I kept my mouth shut about it back then for the sake of brotherly love. Or maybe I was clever enough to save it for blackmail. Either way, it didn’t take him long to come out and embrace his lifestyle once he hit the pros. Golden boy finally giving himself permission to shine.
Doesn’t bother me none, I’m happy to dabble with both teams. Why limit yourself? As long as they’re whimpering under me, I don’t give a toss if they’re wearing work boots or glass slippers. I can't say no to a carpenter's fit arse arched over the hardwood or a Cinderella mopping the floor.
Because in the end, everyone breaks the same once I’ve got a few ropes around their limbs.
My father is a terrible man, but he taught me one thing: you take what you want.
What the world owes me.
I can’t wait to meet his new little love bird.
Get close enough to breathe in his nerves, to whisper filth in his ear while Charlie’s not looking.
Leave shadows in the cracks of his golden facade, remind him that the world he’s clinging to is nothing but smoke and mirrors.
I don’t even know the lad’s name yet, but I already know the truth: he isn’t good enough for my brother. No one ever is.
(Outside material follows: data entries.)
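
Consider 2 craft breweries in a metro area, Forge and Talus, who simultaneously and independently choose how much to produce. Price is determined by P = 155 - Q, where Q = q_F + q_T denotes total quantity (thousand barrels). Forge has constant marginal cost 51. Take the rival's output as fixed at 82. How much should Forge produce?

With the rival's output fixed at 82, Forge's profit is π_F = (155 - 82 - q_F)q_F - (51q_F) = (73 - q_F)q_F - (51q_F).
∂π_F/∂q_F = 22 - 2q_F = 0, so q_F = 11.

11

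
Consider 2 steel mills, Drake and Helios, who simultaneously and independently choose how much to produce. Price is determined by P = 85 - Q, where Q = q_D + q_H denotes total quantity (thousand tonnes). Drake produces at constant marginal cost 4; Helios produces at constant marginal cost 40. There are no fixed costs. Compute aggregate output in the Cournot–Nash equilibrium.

Drake's profit: π_D = (85 - Q)q_D - (4q_D). Setting ∂π_D/∂q_D = 0: 81 - 2q_D - (q_H) = 0.
Helios's profit: π_H = (85 - Q)q_H - (40q_H). Setting ∂π_H/∂q_H = 0: 45 - 2q_H - (q_D) = 0.
So q_D = (81 - q_H)/2 and q_H = (45 - q_D)/2.
Solving the pair: q_D = 39, q_H = 3.
Total output Q = 39 + 3 = 42.

42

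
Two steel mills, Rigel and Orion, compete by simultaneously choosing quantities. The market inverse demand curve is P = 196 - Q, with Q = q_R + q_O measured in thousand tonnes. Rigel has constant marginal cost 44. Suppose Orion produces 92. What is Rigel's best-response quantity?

With the rival's output fixed at 92, Rigel's profit is π_R = (196 - 92 - q_R)q_R - (44q_R) = (104 - q_R)q_R - (44q_R).
∂π_R/∂q_R = 60 - 2q_R = 0, so q_R = 30.

30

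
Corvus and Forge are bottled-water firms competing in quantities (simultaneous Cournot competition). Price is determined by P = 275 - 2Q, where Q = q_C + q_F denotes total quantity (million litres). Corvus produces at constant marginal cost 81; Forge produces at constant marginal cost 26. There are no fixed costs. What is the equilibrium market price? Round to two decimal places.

127.33

Corvus's profit: π_C = (275 - 2Q)q_C - (81q_C). Setting ∂π_C/∂q_C = 0: 194 - 4q_C - 2(q_F) = 0.
Forge's first-order condition: 249 - 4q_F - 2(q_C) = 0.
Best responses: q_C = (194 - 2q_F)/4, q_F = (249 - 2q_C)/4.
Substituting one into the other gives q_C = 139/6 and q_F = 152/3.
Total output Q = 443/6, so price P = 275 - 2·(443/6) = 382/3.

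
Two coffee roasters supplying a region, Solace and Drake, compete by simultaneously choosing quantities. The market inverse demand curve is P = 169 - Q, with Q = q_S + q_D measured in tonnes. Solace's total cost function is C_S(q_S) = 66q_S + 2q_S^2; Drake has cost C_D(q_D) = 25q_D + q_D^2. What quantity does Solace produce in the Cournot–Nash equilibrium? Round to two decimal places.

11.65

Solace's profit: π_S = (169 - Q)q_S - (66q_S + 2q_S²). Setting ∂π_S/∂q_S = 0: 103 - 6q_S - (q_D) = 0.
Drake's first-order condition: 144 - 4q_D - (q_S) = 0.
Rearranging gives the reaction functions q_S = (103 - q_D)/6 and q_D = (144 - q_S)/4.
Solving the pair: q_S = 268/23, q_D = 761/23.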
They never want Charlie for Charlie. They want the status and glitter that comes with being tied to the best kicker in the league.
They’re all parasites, bleeding him dry one smile and martini at a time.
And Charlie, poor sweet Charlie, is too blinded by his own need to be loved to see it.
Picture a kitten without milk or its mother, meowing for the slightest morsel of attention.
Pitiful and desperate, am I right?
So, it falls to me. I’m the one who must protect him—by burning the fantasy to the ground before it takes root, setting the luscious vines on fire before they thicken like concrete. I’ll ruin his lad. Shred every chimaera, every golden promise, until all that’s left is the futile truth.
If Charlie’s heart is going to break, it’ll be under my hands. That’s the least he deserves. I can’t allow him to forget about me. He never cared about me when we were children and I intend to never allow him to forget what he owes me.
I’ll peel back the shine, strip his lad down to his rawest edges, show him what festers beneath all that blind devotion and pretty-boy charm.
I’ll dig until I find the cracks, and then I’ll pry them wide open.
By the time I’m finished, Charlie won’t be staring at some golden forever.
He’ll be staring at a wreck—his wreck. A trembling cheater who can’t meet his eyes without remembering how exquisite it felt to fall to the heathen.
That’s mercy, in my book. Malice dressed up as love, charity-wrapped in the truth no one else is brave enough to give him.
I'll be the one to drive the shank through his heart. Show him that dear old Drew hasn't forgotten his sins.
I'm the only one ruthless enough to prove forever is nothing but flimsy porcelain waiting to be thrown against the floor.
I'll show him how much reality stings. How much it can really burn…
I want him to suffer the agony of a million wasps injecting their venom simultaneously around his heart. The pain of a thousand sins that need to be repaid in gut-wrenching screams. For him to be lashed with endless nightmares. To see him weep at my feet, begging me to stop my malignant crusade.
To experience a sliver of what I endured, while he slept at ease. While I was tortured across the hallway…
My mouth salivates, picturing his eyes as he witnesses his loss. His lad in my sheets, branded to my liking. Golden tears pooling in my brother's eyes, his chest quivering as he loses control.
He's too much of a pussy to do anything about it. He knows I'll smack him one in the jaw if he so much thinks about stopping me.
I drag in a puff, blowing out the vapor into the darkness of the night. Horns blaring and innocent couples strolling beneath me. The distant roar of the Mississippi echoing to my balcony. So many potential victims…
My nostrils whiff in their frailness. Their desire to please me. But I've got my target set.
I think the lad’s name might be Asteroid? What kind of bum-fuck name is that? His parents better be astronomers or some shit, because that’s a bloody miserable way to live.